Le découpage de la partition en sections est d’ailleurs arbitraire; il sert simplement à fournir les points de repères indispensables à l’apprentissage des longs morceaux. Si aucune tablature ne saurait s’en passer, cette organisation de la matière écrite ne correspond pas pour autant à des césures musicales. La mélodie se déroule sans en tenir compte, sans solution de continuité.
Paroles du «Chant du pêcheur» d’après le Wuzhizhai qinpu 五知齋琴譜 «Manuel de qin des Cinq Consciences» (1722)Fac simile de la copie manuscrite de Tsar Teh-yun 蔡德允 (Cai laoshi), Yinyinshi qinpu 愔愔室琴譜Hong Kong, 2000
MÉDITATIONS SUR UN CHANT DE PÊCHEUR
PAROLES DU «CHANT DU PÊCHEUR» (EXTRAITS) d’après le WUZHIZHAI QINPU 五知齋琴譜 Copié par Cai Laoshi
Les rives du fleuve sont sa demeure. Dans sa barque étroite, il vogue, insouciant, au gré des flots. Sur la berge, le rose des renouées contraste avec la masse grise de la laiche. L’automne s’est installé sur le fleuve. Vêtu d’une pèlerine de jonc et d’un chapeau de bambou, le pêcheur, ligne à la main, oublie les tracas du monde.
On distingue au loin un îlot couvert de marsillée. Les nuages et l’eau se confondent. Un canard descend des nuages irisés. Comme un immortel, le pêcheur s’est endormi. Il respire tranquillement. Des carpes s’ébattent dans ses rêves; il se voit embarquant, ses filets à la main. La lune luit sur l’eau noire du fleuve qui, sans cesse, roule ses vagues. Depuis toujours ce flux puissant s’écoule. Ainsi file le temps : aucun stratège, aucun oracle, ne saurait l’arrêter; mieux vaut écouter le chant du pêcheur!

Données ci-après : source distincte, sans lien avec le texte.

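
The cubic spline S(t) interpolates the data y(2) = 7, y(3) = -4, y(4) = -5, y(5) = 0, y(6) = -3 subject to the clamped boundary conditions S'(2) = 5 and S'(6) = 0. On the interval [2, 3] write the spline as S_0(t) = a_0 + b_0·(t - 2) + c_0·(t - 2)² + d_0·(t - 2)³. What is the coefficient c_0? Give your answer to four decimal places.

-31.2679

Put M_i = S'' at the i-th knot. Here h = (1, 1, 1, 1) and Δ = (-11, -1, 5, -3), so the interior equations h_(i-1)·M_(i-1) + 2(h_(i-1)+h_i)·M_i + h_i·M_(i+1) = 6(Δ_i − Δ_(i-1)) read
  1·M_0 + 4·M_1 + 1·M_2 = 6(Δ_1 - Δ_0) = 60
  1·M_1 + 4·M_2 + 1·M_3 = 6(Δ_2 - Δ_1) = 36
  1·M_2 + 4·M_3 + 1·M_4 = 6(Δ_3 - Δ_2) = -48
Clamped end conditions give two more equations: 2h_0·M_0 + h_0·M_1 = 6(Δ_0 - S'(2)) = -96 and h_3·M_3 + 2h_3·M_4 = 6(S'(6) - Δ_3) = 18.
Solving: M_0 = -1751/28, M_1 = 407/14, M_2 = 25/4, M_3 = -253/14, M_4 = 505/28.
On [2, 3], with S_0(t) = a_0 + b_0·(t - 2) + c_0·(t - 2)² + d_0·(t - 2)³: c_0 = M_0/2 = -1751/56, d_0 = (M_1 - M_0)/(6h_0) = 855/56, b_0 = Δ_0 - h_0(2M_0 + M_1)/6 = 5.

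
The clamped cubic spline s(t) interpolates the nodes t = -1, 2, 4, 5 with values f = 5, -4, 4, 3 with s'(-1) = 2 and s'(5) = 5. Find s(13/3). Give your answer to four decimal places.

Write M_i for s''(x_i). With h_i = 3, 2, 1 and divided differences Δ_i = -3, 4, -1, the continuity of s' gives the tridiagonal system
  3·M_0 + 10·M_1 + 2·M_2 = 6(Δ_1 - Δ_0) = 42
  2·M_1 + 6·M_2 + 1·M_3 = 6(Δ_2 - Δ_1) = -30
Clamped end conditions give two more equations: 2h_0·M_0 + h_0·M_1 = 6(Δ_0 - s'(-1)) = -30 and h_2·M_2 + 2h_2·M_3 = 6(s'(5) - Δ_2) = 36.
Solving: M_0 = -186/19, M_1 = 182/19, M_2 = -232/19, M_3 = 458/19.
On [4, 5], s(t) = 4 - 18/19·(t - 4) - 116/19·(t - 4)² + 115/19·(t - 4)³.
With (t - 4) = 1/3: s(13/3) = 1657/513.

3.2300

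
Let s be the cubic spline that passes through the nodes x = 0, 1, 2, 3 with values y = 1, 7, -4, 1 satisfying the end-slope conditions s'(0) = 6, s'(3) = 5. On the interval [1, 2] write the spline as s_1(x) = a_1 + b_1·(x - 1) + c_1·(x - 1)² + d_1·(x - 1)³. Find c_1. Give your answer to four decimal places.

Put σ_i = s'' at the i-th knot. Here h = (1, 1, 1) and Δ = (6, -11, 5), so the interior equations h_(i-1)·σ_(i-1) + 2(h_(i-1)+h_i)·σ_i + h_i·σ_(i+1) = 6(Δ_i − Δ_(i-1)) read
  1·σ_0 + 4·σ_1 + 1·σ_2 = 6(Δ_1 - Δ_0) = -102
  1·σ_1 + 4·σ_2 + 1·σ_3 = 6(Δ_2 - Δ_1) = 96
Clamped end conditions give two more equations: 2h_0·σ_0 + h_0·σ_1 = 6(Δ_0 - s'(0)) = 0 and h_2·σ_2 + 2h_2·σ_3 = 6(s'(3) - Δ_2) = 0.
Solving: σ_0 = 302/15, σ_1 = -604/15, σ_2 = 584/15, σ_3 = -292/15.
On [1, 2], with s_1(x) = a_1 + b_1·(x - 1) + c_1·(x - 1)² + d_1·(x - 1)³: c_1 = σ_1/2 = -302/15, d_1 = (σ_2 - σ_1)/(6h_1) = 66/5, b_1 = Δ_1 - h_1(2σ_1 + σ_2)/6 = -61/15.

-20.1333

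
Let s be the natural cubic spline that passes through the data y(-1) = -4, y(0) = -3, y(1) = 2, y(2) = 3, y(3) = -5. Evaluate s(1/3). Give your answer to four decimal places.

Write m_i for s''(x_i). With h_i = 1, 1, 1, 1 and divided differences Δ_i = 1, 5, 1, -8, the continuity of s' gives the tridiagonal system
  1·m_0 + 4·m_1 + 1·m_2 = 6(Δ_1 - Δ_0) = 24
  1·m_1 + 4·m_2 + 1·m_3 = 6(Δ_2 - Δ_1) = -24
  1·m_2 + 4·m_3 + 1·m_4 = 6(Δ_3 - Δ_2) = -54
Natural end conditions: m_0 = m_4 = 0.
Forward elimination and back-substitution give m_0 = 0, m_1 = 201/28, m_2 = -33/7, m_3 = -345/28, m_4 = 0.
On [0, 1], s(x) = -3 + 95/28·x + 201/56·x² - 111/56·x³.
With x = 1/3: s(1/3) = -389/252.

-1.5437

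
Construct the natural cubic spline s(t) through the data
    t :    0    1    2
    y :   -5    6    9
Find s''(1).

-12

Write σ_i for s''(x_i). With h_i = 1, 1 and divided differences Δ_i = 11, 3, the continuity of s' gives the tridiagonal system
  1·σ_0 + 4·σ_1 + 1·σ_2 = 6(Δ_1 - Δ_0) = -48
Natural end conditions: σ_0 = σ_2 = 0.
Solving: σ_0 = 0, σ_1 = -12, σ_2 = 0.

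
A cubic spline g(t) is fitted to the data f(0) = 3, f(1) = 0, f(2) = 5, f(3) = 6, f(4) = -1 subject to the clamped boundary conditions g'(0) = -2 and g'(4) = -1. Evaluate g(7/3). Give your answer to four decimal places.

Write m_i for g''(x_i). With h_i = 1, 1, 1, 1 and divided differences Δ_i = -3, 5, 1, -7, the continuity of g' gives the tridiagonal system
  1·m_0 + 4·m_1 + 1·m_2 = 6(Δ_1 - Δ_0) = 48
  1·m_1 + 4·m_2 + 1·m_3 = 6(Δ_2 - Δ_1) = -24
  1·m_2 + 4·m_3 + 1·m_4 = 6(Δ_3 - Δ_2) = -48
Clamped end conditions give two more equations: 2h_0·m_0 + h_0·m_1 = 6(Δ_0 - g'(0)) = -6 and h_3·m_3 + 2h_3·m_4 = 6(g'(4) - Δ_3) = 36.
Hence m_0 = -311/28, m_1 = 227/14, m_2 = -23/4, m_3 = -241/14, m_4 = 745/28.
On [2, 3], g(t) = 5 + 81/14·(t - 2) - 23/8·(t - 2)² - 107/56·(t - 2)³.
With (t - 2) = 1/3: g(7/3) = 4943/756.

6.5384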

Le silence s’installe. Dans le ciel, les étoiles scintillent. Sous la lune, la rosée est fraîche. Le pêcheur pousse un long cri modulé alors que la lune sombre dans le fleuve. Son esprit est à l’aise, son coeur, joyeux. Succès, échec, honneur, richesse, grandeur et décadence, il confie tout cela aux nuages…

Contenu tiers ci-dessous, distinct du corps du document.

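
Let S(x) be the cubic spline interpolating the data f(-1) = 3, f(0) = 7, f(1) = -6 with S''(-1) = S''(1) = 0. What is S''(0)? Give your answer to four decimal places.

-25.5000

Put σ_i = S'' at the i-th knot. Here h = (1, 1) and Δ = (4, -13), so the interior equations h_(i-1)·σ_(i-1) + 2(h_(i-1)+h_i)·σ_i + h_i·σ_(i+1) = 6(Δ_i − Δ_(i-1)) read
  1·σ_0 + 4·σ_1 + 1·σ_2 = 6(Δ_1 - Δ_0) = -102
Natural end conditions: σ_0 = σ_2 = 0.
Hence σ_0 = 0, σ_1 = -51/2, σ_2 = 0.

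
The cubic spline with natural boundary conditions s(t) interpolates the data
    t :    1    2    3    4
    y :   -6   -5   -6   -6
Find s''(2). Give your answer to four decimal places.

-3.6000

Let m_i = s''(x_i). Step sizes h_i = 1, 1, 1; slopes of the chords Δ_i = (y_(i+1) - y_i)/h_i = 1, -1, 0.
  1·m_0 + 4·m_1 + 1·m_2 = 6(Δ_1 - Δ_0) = -12
  1·m_1 + 4·m_2 + 1·m_3 = 6(Δ_2 - Δ_1) = 6
Natural end conditions: m_0 = m_3 = 0.
Solving the tridiagonal system: m_0 = 0, m_1 = -18/5, m_2 = 12/5, m_3 = 0.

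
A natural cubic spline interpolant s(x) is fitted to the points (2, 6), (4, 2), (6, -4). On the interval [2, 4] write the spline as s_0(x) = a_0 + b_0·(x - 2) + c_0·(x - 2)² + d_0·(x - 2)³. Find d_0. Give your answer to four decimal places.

With σ_i denoting the second derivative at x_i, h_i = 2, 2, and Δ_i = (y_(i+1) − y_i)/h_i = -2, -3:
  2·σ_0 + 8·σ_1 + 2·σ_2 = 6(Δ_1 - Δ_0) = -6
Natural end conditions: σ_0 = σ_2 = 0.
Forward elimination and back-substitution give σ_0 = 0, σ_1 = -3/4, σ_2 = 0.
On [2, 4], with s_0(x) = a_0 + b_0·(x - 2) + c_0·(x - 2)² + d_0·(x - 2)³: c_0 = σ_0/2 = 0, d_0 = (σ_1 - σ_0)/(6h_0) = -1/16, b_0 = Δ_0 - h_0(2σ_0 + σ_1)/6 = -7/4.

-0.0625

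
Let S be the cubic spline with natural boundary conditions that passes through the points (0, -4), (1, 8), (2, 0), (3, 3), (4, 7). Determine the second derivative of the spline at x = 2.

Put σ_i = S'' at the i-th knot. Here h = (1, 1, 1, 1) and Δ = (12, -8, 3, 4), so the interior equations h_(i-1)·σ_(i-1) + 2(h_(i-1)+h_i)·σ_i + h_i·σ_(i+1) = 6(Δ_i − Δ_(i-1)) read
  1·σ_0 + 4·σ_1 + 1·σ_2 = 6(Δ_1 - Δ_0) = -120
  1·σ_1 + 4·σ_2 + 1·σ_3 = 6(Δ_2 - Δ_1) = 66
  1·σ_2 + 4·σ_3 + 1·σ_4 = 6(Δ_3 - Δ_2) = 6
Natural end conditions: σ_0 = σ_4 = 0.
Forward elimination and back-substitution give σ_0 = 0, σ_1 = -147/4, σ_2 = 27, σ_3 = -21/4, σ_4 = 0.

27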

Leurs barques amarrées à un saule de la berge, trois ou quatre pêcheurs festoient. Les agapes sont frugales. Ils conversent à loisir dans la lumière du couchant. Sur la grève aux fleurs de pêcher, ça et là poussent des touffes d’herbes odorantes. A côté de l’embarcadère, la silhouette d’un saule se dessine dans la brume. Plus loin, d’autre barques dans les roseaux…
[…] il vogue libre, cet homme! Le Fils du Ciel ne peut en faire son ministre, les feudataires, l’avoir pour ami. Indomptable vieillard, hôte de l’onde et des brumes!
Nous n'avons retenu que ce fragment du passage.